Alternative Rock

Electric 5 Brings The Rolling Stones’ “Paint It Black” Into A New Era

There’s something magnetic about watching musicians push the limits of what their instruments can do. Chicago’s Electric 5 takes that idea to the extreme with their bold, electrified cover of The Rolling Stones’ “Paint It Black.” It’s not just a reinterpretation, it’s a full-on reinvention that fuses classical technique with the pulse of modern rock.

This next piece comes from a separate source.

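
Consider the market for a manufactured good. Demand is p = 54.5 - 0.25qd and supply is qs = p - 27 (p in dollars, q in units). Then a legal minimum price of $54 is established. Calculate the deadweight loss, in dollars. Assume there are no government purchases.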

The five members: Adia, Kelsee Vandervall, Erica Carpenedo, Violetta Todorova, and Lillian Pettit, recorded the track live at Coda Room Audio in Chicago. With no backing tracks or looping, every sound captured is a product of timing, trust, and synergy. Mixed and mastered by Grammy-winning engineer James Auwarter in London, the song sounds expansive yet grounded, maintaining the raw edge of a performance you could almost reach out and touch.

Arranged by Dusan Sarapa and Adia, “Paint It Black” trades in its signature sitar riff for a storm of strings. The cellos rumble with rhythmic urgency while the violins carry both melody and emotion, creating a tension that builds and breaks with cinematic precision. It’s a darker, more visceral take on the original: one that captures the spirit of rebellion while speaking a new language entirely.

Electric 5’s version doesn’t rely on distortion or spectacle, but on the raw electricity that happens when five players lock in and breathe together. That connection — physical, instinctive, and fearless — is what gives their performances weight.

Following their standout take on Metallica’s “Enter Sandman,” the quintet continues to defy expectations. They’ve carved out a sound that lives between worlds: classical without restraint, rock without noise, and experimental without losing form. “Paint It Black” cements that balance, showing how live performance can still feel urgent in an age dominated by polish and presets.

Electric 5’s rendition feels like a conversation across generations: a 1960s anthem reborn through 21st-century instruments. It’s proof that when you strip everything back to real musicianship, there’s still nothing more powerful than five strings and a shared heartbeat.